Under generally accepted accounting principles (GAAP), companies are free to choose among three ways to report cost flow assumptions for inventory. They can use the first-in, first-out (FIFO) method, the last-in, first-out method (LIFO), or they can calculate inventory costs by using the average cost method. By comparison, companies reporting under International Financial Reporting Standards (IFRS) are required to use FIFO only.

LIFO has been the subject of some budget controversy in the United States. In 2014, the administration of President Barack Obama sought to ban LIFO, which it said allowed companies to make their incomes appear smaller for the purposes of taxation.

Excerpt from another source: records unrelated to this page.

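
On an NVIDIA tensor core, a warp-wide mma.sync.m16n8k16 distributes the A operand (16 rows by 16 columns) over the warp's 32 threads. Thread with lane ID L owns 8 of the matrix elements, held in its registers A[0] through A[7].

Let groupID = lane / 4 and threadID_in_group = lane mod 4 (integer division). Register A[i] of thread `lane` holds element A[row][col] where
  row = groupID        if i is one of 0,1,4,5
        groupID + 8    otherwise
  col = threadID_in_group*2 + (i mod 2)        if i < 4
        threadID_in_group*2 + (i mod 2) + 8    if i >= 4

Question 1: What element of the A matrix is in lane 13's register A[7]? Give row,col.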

Proponents for keeping LIFO say repeal would increase the cost of capital for companies and have negative consequences for economic growth.

Other arguments for moving away from LIFO include bringing U.S. companies closer to IFRS reporting standards. In 2010, the Securities and Exchange Commission (SEC) started efforts to converge GAAP and IFRS. A main impediment to that happening was the issue of LIFO.


Consider a company that makes toy cars. Input costs are not fixed over time. The first 100 toy cars might cost $10 to make, while the last 100 units might cost $12.

Under FIFO, the first unit of inventory is recognized as the first sold off the shelves. So under FIFO, the cost of goods sold (COGS) for the first sales is $10. Under LIFO, the first sales are assigned a $12 COGS. That $2 difference would significantly impact the company's financial statements and tax filing. Choosing FIFO would have the impact of making its profit appear larger for investors. Conversely, choosing LIFO would have the impact of making its profit appear smaller to the tax authorities.

Under GAAP, companies have a choice as to which inventory valuation system is the most advantageous for reporting purposes. This is not the case with the IFRS method, where all companies are locked into FIFO.